L’écran est encore noir quand fusent déjà des sons à faire dresser les cheveux sur la tête. On entend des sifflements de balles, des tirs de snipers, des explosions d’obus. La première image est celle de Paul Marchand (Niels Schneider), nu dans sa baignoire, en train de se frotter frénétiquement en tremblant de tous ses membres, comme pour se débarrasser de l’odeur de soufre et de mort qui lui colle à la peau.

Alors qu’un plan aérien de Sarajevo se révèle, on situe l’action : nous sommes en 1992, sept mois après le début du siège de la ville. Ce sera pratiquement la seule mise en contexte à laquelle le spectateur aura droit. L’approche de Guillaume de Fontenay, qui signe ici un premier long métrage saisissant, est de nous plonger au cœur du chaos, de façon la plus sèche possible, sans qu’on puisse trop comprendre comment on a pu atteindre un tel seuil de folie guerrière. Le format 4 : 3, plus carré, accentue d’ailleurs l’effet d’étouffement. Comme un étau qui se resserre.

La caméra est fébrile, capte l’urgence de raconter, un peu à l’image du bolide délabré que Marchand conduit à tombeau ouvert sur un grand boulevard désert pendant que son collègue photographe (Vincent Rottiers) s’extirpe de la fenêtre du passager pour faire son travail. Cette réalité crue, qui se déroule « sous l’œil impassible de la communauté internationale », ne peut se prêter au sensationnalisme, encore moins au glamour. On meurt ici. Tous les jours. En pleine rue. Parfois même sous un panneau publicitaire de Coca-Cola.

Même si, dans cette ambiance de fin du monde, on peut parfois s’éclater et baiser furtivement dans une boîte underground au son de Rebel Yell ou Fade to Grey, il reste que le décompte quotidien des morts et des blessés est effarant. Et inclut parfois les noms de journalistes étrangers.

Rien d’un film « aimable »

Sympathie pour le diable, inspiré du récit que Paul Marchand a publié en 1997, n’a rien d’un film « aimable », on l’aura compris. D’autant plus que la personnalité même du reporter, qui s’est suicidé en 2009, n’a strictement rien de lisse. Le défi du cinéaste – et de Niels Schneider – était justement de communiquer l’indignation, voire la révolte d’un reporter visiblement animé de convictions humanistes, sans pour cela effacer les aspérités d’un homme qui, de son vivant, pouvait aussi susciter le rejet.
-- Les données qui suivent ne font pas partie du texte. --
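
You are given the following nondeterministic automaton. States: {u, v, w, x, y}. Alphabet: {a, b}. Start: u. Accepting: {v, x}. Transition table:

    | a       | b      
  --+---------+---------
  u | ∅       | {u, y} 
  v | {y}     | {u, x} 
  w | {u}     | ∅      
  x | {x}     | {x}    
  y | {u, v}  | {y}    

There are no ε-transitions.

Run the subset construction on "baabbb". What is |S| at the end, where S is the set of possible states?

1

Start in {u}.
Read 'b': u→{u, y}; now {u, y}.
Read 'a': u→∅, y→{u, v}; now {u, v}.
Read 'a': u→∅, v→{y}; now {y}.
Read 'b': y→{y}; now {y}.
Read 'b': y→{y}; now {y}.
Read 'b': y→{y}; now {y}.
That set has 1 state.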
Le récit fait d’ailleurs écho à la nature kamikaze d’un correspondant de guerre qui, en plus de se permettre des commentaires éditoriaux dans ses reportages, n’hésite pas non plus à se rendre où personne d’autre ne veut aller. Il affiche ainsi un profond mépris pour certains collègues qui, à ses yeux, ne font pas les efforts nécessaires pour aller chercher la nouvelle. Il exècre davantage ceux qui mettent en scène leurs reportages ou qui, pire encore, cèdent à la tentation d’en accentuer les effets dramatiques, histoire de les rendre encore plus spectaculaires.

IMAGE FOURNIE PAR LES FILMS SÉVILLE

Sympathie pour le diable

À cet égard, il convient de souligner la performance de Niels Schneider. L’acteur franco-québécois offre ici une composition vraiment remarquable. Louons aussi la qualité de la reconstitution historique de ce film au modeste budget, dont le tournage s’est déroulé exactement aux mêmes endroits, 25 ans plus tard.

Quand les notes de Brothers in Arms, la poignante chanson de Dire Straits, montent pendant que défile le générique de fin, on a instinctivement l’impression qu’un rouleau compresseur nous est passé sur le corps, mais on comprend aussi très vite combien l’expérience qu’on vient de vivre est essentielle. Parce qu’elle nous connecte directement à la réalité que vivent encore trop d’êtres humains, coincés dans des conflits aussi horribles qu’absurdes. Elle nous relie aussi à celles et ceux qui ont le mandat de nous en informer. Courageusement.

★★★★

Drame. Sympathie pour le diable, de Guillaume de Fontenay. Avec Niels Schneider, Vincent Rottiers, Ella Rumpf. 1 h 42.